NEW YORK – The UK's National Institute for Health and Care Excellence on Thursday recommended that the National Health Service provide Gilead Sciences' autologous CAR T-cell therapy Yescarta (axicabtagene ciloleucel) as a third-line option for patients in England with relapsed or refractory diffuse large B-cell lymphoma.

Yescarta has been available in England for several years through the Cancer Drugs Fund, allowing for more data to be gathered on the treatment's benefits. In its final draft recommendation, NICE has now recommended Yescarta for routine use after the NHS Commercial Medicines Directorate struck a confidential pricing deal with Gilead. Yescarta's list price is £280,451 ($347,200) for a 68-ml single-infusion bag, but Gilead is making the drug available to the NHS at an undisclosed discount.

To make its decision, NICE's independent appraisal committee considered clinical trial data as well as data from 318 patients who accessed Yescarta through the Cancer Drugs Fund between December 2018 and October 2021. The committee concluded, based on this data, that Yescarta improves progression-free survival time versus chemotherapy in this patient population. Among patients treated through the Cancer Drugs Fund, the median overall survival time was 28.5 months. After three years, 45 percent of Yescarta-treated patients were still alive. In contrast, Gilead estimated a median overall survival of 6.4 months among patients receiving salvage chemotherapy.

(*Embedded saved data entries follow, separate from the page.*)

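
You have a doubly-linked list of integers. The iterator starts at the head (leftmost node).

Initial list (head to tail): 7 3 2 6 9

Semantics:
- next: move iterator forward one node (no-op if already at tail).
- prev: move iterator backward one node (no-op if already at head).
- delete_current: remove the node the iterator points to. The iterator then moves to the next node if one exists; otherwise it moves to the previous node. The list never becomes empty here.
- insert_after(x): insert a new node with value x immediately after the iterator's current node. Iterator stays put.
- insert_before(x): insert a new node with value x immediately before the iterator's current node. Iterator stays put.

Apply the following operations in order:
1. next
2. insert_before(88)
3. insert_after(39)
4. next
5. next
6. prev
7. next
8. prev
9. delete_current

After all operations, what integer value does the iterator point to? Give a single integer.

Answer: 2

Derivation:
After 1 (next): list=[7, 3, 2, 6, 9] cursor@3
After 2 (insert_before(88)): list=[7, 88, 3, 2, 6, 9] cursor@3
After 3 (insert_after(39)): list=[7, 88, 3, 39, 2, 6, 9] cursor@3
After 4 (next): list=[7, 88, 3, 39, 2, 6, 9] cursor@39
After 5 (next): list=[7, 88, 3, 39, 2, 6, 9] cursor@2
After 6 (prev): list=[7, 88, 3, 39, 2, 6, 9] cursor@39
After 7 (next): list=[7, 88, 3, 39, 2, 6, 9] cursor@2
After 8 (prev): list=[7, 88, 3, 39, 2, 6, 9] cursor@39
After 9 (delete_current): list=[7, 88, 3, 2, 6, 9] cursor@2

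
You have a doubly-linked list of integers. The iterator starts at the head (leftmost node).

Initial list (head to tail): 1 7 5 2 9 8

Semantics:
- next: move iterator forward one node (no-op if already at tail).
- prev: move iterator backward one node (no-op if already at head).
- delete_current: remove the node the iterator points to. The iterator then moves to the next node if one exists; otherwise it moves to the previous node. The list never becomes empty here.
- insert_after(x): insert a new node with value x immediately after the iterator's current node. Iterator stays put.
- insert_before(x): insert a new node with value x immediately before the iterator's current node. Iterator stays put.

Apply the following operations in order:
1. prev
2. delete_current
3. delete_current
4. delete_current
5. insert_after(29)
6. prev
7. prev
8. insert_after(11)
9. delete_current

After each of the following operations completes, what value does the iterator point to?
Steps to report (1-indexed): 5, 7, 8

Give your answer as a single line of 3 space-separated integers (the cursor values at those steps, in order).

After 1 (prev): list=[1, 7, 5, 2, 9, 8] cursor@1
After 2 (delete_current): list=[7, 5, 2, 9, 8] cursor@7
After 3 (delete_current): list=[5, 2, 9, 8] cursor@5
After 4 (delete_current): list=[2, 9, 8] cursor@2
After 5 (insert_after(29)): list=[2, 29, 9, 8] cursor@2
After 6 (prev): list=[2, 29, 9, 8] cursor@2
After 7 (prev): list=[2, 29, 9, 8] cursor@2
After 8 (insert_after(11)): list=[2, 11, 29, 9, 8] cursor@2
After 9 (delete_current): list=[11, 29, 9, 8] cursor@11

Answer: 2 2 2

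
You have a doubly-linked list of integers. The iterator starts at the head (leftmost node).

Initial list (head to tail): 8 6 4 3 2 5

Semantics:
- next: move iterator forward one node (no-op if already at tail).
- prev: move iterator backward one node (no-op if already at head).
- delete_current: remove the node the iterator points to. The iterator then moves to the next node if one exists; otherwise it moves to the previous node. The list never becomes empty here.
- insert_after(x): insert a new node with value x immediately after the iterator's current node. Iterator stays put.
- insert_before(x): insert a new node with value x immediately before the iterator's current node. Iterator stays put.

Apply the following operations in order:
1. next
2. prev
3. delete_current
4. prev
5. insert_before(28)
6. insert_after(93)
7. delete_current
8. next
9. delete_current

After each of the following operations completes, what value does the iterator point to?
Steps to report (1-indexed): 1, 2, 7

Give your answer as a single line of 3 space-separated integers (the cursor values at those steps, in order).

After 1 (next): list=[8, 6, 4, 3, 2, 5] cursor@6
After 2 (prev): list=[8, 6, 4, 3, 2, 5] cursor@8
After 3 (delete_current): list=[6, 4, 3, 2, 5] cursor@6
After 4 (prev): list=[6, 4, 3, 2, 5] cursor@6
After 5 (insert_before(28)): list=[28, 6, 4, 3, 2, 5] cursor@6
After 6 (insert_after(93)): list=[28, 6, 93, 4, 3, 2, 5] cursor@6
After 7 (delete_current): list=[28, 93, 4, 3, 2, 5] cursor@93
After 8 (next): list=[28, 93, 4, 3, 2, 5] cursor@4
After 9 (delete_current): list=[28, 93, 3, 2, 5] cursor@3

Answer: 6 8 93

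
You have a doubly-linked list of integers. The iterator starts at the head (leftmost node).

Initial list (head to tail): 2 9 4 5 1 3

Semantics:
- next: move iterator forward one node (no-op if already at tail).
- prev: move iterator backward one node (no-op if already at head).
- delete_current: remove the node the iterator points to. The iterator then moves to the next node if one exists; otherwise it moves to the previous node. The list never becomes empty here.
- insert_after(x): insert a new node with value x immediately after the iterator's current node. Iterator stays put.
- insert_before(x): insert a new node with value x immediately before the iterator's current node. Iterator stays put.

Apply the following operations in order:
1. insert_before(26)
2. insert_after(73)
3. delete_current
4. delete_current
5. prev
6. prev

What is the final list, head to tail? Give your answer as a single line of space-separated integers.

After 1 (insert_before(26)): list=[26, 2, 9, 4, 5, 1, 3] cursor@2
After 2 (insert_after(73)): list=[26, 2, 73, 9, 4, 5, 1, 3] cursor@2
After 3 (delete_current): list=[26, 73, 9, 4, 5, 1, 3] cursor@73
After 4 (delete_current): list=[26, 9, 4, 5, 1, 3] cursor@9
After 5 (prev): list=[26, 9, 4, 5, 1, 3] cursor@26
After 6 (prev): list=[26, 9, 4, 5, 1, 3] cursor@26

Answer: 26 9 4 5 1 3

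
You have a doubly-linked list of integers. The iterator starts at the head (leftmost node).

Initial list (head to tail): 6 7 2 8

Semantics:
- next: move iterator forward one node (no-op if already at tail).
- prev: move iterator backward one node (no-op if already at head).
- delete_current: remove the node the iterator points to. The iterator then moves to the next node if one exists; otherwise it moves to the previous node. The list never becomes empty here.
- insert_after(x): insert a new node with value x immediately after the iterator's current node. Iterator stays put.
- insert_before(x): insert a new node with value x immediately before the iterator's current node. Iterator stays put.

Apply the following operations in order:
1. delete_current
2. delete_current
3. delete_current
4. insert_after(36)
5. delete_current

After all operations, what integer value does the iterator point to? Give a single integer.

Answer: 36

Derivation:
After 1 (delete_current): list=[7, 2, 8] cursor@7
After 2 (delete_current): list=[2, 8] cursor@2
After 3 (delete_current): list=[8] cursor@8
After 4 (insert_after(36)): list=[8, 36] cursor@8
After 5 (delete_current): list=[36] cursor@36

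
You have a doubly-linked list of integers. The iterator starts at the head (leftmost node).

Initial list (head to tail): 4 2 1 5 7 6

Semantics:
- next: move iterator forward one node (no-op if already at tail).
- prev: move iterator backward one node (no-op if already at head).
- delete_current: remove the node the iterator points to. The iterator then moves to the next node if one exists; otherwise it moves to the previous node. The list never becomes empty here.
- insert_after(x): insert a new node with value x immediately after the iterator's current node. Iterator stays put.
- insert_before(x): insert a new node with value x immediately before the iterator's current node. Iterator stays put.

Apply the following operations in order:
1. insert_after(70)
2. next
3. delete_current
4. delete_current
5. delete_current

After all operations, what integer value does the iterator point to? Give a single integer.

After 1 (insert_after(70)): list=[4, 70, 2, 1, 5, 7, 6] cursor@4
After 2 (next): list=[4, 70, 2, 1, 5, 7, 6] cursor@70
After 3 (delete_current): list=[4, 2, 1, 5, 7, 6] cursor@2
After 4 (delete_current): list=[4, 1, 5, 7, 6] cursor@1
After 5 (delete_current): list=[4, 5, 7, 6] cursor@5

Answer: 5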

The autologous cell therapy has widespread approval as a lymphoma treatment already. In the US and Europe, Yescarta has been a third- or later-line option for refractory DLBCL patients for years, and last year the US Food and Drug Administration and European Commission approved it as a second-line treatment for refractory DLBCL patients.

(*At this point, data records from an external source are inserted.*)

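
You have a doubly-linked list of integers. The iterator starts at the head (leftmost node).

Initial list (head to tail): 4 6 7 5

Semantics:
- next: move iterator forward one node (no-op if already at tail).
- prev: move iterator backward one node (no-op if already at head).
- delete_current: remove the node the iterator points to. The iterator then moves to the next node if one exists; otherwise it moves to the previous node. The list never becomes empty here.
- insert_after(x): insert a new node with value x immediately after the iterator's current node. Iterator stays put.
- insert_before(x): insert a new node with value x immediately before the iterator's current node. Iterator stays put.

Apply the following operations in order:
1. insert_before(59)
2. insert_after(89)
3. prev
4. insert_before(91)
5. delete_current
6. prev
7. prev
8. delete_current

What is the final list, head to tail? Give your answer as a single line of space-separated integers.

After 1 (insert_before(59)): list=[59, 4, 6, 7, 5] cursor@4
After 2 (insert_after(89)): list=[59, 4, 89, 6, 7, 5] cursor@4
After 3 (prev): list=[59, 4, 89, 6, 7, 5] cursor@59
After 4 (insert_before(91)): list=[91, 59, 4, 89, 6, 7, 5] cursor@59
After 5 (delete_current): list=[91, 4, 89, 6, 7, 5] cursor@4
After 6 (prev): list=[91, 4, 89, 6, 7, 5] cursor@91
After 7 (prev): list=[91, 4, 89, 6, 7, 5] cursor@91
After 8 (delete_current): list=[4, 89, 6, 7, 5] cursor@4

Answer: 4 89 6 7 5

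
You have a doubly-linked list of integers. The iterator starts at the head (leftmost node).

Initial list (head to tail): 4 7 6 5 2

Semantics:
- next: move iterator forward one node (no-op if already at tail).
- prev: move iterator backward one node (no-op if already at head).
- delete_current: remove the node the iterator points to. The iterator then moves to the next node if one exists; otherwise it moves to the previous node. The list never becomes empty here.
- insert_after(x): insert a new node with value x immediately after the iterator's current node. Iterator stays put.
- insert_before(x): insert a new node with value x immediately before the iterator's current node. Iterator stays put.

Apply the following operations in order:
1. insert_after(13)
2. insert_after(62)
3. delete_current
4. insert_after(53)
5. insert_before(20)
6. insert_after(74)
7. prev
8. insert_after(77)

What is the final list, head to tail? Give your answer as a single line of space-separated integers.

After 1 (insert_after(13)): list=[4, 13, 7, 6, 5, 2] cursor@4
After 2 (insert_after(62)): list=[4, 62, 13, 7, 6, 5, 2] cursor@4
After 3 (delete_current): list=[62, 13, 7, 6, 5, 2] cursor@62
After 4 (insert_after(53)): list=[62, 53, 13, 7, 6, 5, 2] cursor@62
After 5 (insert_before(20)): list=[20, 62, 53, 13, 7, 6, 5, 2] cursor@62
After 6 (insert_after(74)): list=[20, 62, 74, 53, 13, 7, 6, 5, 2] cursor@62
After 7 (prev): list=[20, 62, 74, 53, 13, 7, 6, 5, 2] cursor@20
After 8 (insert_after(77)): list=[20, 77, 62, 74, 53, 13, 7, 6, 5, 2] cursor@20

Answer: 20 77 62 74 53 13 7 6 5 2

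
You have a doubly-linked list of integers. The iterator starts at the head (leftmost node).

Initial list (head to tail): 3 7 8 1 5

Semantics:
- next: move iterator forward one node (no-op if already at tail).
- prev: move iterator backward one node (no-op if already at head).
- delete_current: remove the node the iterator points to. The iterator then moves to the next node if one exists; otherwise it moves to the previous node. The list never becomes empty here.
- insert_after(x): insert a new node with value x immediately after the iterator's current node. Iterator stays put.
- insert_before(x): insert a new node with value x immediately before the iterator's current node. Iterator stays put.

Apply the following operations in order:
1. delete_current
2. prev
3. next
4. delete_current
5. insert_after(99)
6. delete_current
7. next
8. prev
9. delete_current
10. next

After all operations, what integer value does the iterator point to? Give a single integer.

Answer: 5

Derivation:
After 1 (delete_current): list=[7, 8, 1, 5] cursor@7
After 2 (prev): list=[7, 8, 1, 5] cursor@7
After 3 (next): list=[7, 8, 1, 5] cursor@8
After 4 (delete_current): list=[7, 1, 5] cursor@1
After 5 (insert_after(99)): list=[7, 1, 99, 5] cursor@1
After 6 (delete_current): list=[7, 99, 5] cursor@99
After 7 (next): list=[7, 99, 5] cursor@5
After 8 (prev): list=[7, 99, 5] cursor@99
After 9 (delete_current): list=[7, 5] cursor@5
After 10 (next): list=[7, 5] cursor@5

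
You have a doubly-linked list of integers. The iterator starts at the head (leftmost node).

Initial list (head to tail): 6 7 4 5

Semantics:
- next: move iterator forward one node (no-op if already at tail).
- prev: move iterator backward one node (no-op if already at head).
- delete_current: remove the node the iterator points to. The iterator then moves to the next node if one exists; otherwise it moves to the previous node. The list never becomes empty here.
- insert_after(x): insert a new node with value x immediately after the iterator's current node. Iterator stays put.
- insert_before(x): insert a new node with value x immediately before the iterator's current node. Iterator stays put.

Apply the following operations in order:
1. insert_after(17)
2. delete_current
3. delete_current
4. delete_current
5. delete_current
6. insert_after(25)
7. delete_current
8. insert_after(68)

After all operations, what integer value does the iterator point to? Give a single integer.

After 1 (insert_after(17)): list=[6, 17, 7, 4, 5] cursor@6
After 2 (delete_current): list=[17, 7, 4, 5] cursor@17
After 3 (delete_current): list=[7, 4, 5] cursor@7
After 4 (delete_current): list=[4, 5] cursor@4
After 5 (delete_current): list=[5] cursor@5
After 6 (insert_after(25)): list=[5, 25] cursor@5
After 7 (delete_current): list=[25] cursor@25
After 8 (insert_after(68)): list=[25, 68] cursor@25

Answer: 25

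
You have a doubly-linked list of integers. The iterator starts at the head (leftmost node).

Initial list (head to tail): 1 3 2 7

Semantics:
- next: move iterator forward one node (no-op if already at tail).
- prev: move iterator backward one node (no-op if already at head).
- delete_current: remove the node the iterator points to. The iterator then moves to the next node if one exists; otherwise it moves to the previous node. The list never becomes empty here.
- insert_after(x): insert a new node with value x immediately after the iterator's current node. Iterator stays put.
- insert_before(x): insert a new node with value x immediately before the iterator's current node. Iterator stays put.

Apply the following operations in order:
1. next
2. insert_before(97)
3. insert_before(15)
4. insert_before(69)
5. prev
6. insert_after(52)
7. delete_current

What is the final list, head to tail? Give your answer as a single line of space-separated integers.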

"Five years ago the NHS led the way in Europe by striking commercial deals for revolutionary CAR-T cancer treatment, and today we have used our commercial capabilities to reach a deal that secures long-term patient access to this personalized therapy," John Stewart, the director of specialized commissioning and interim director of commercial medicines at NHS England, said in a statement. "This advanced therapy has been commissioned through the Cancer Drugs Fund since 2018, allowing evidence to be collected that confirms its benefits for patients facing this aggressive form of lymphoma and now enables the NHS to provide routine access at a fair price for taxpayers."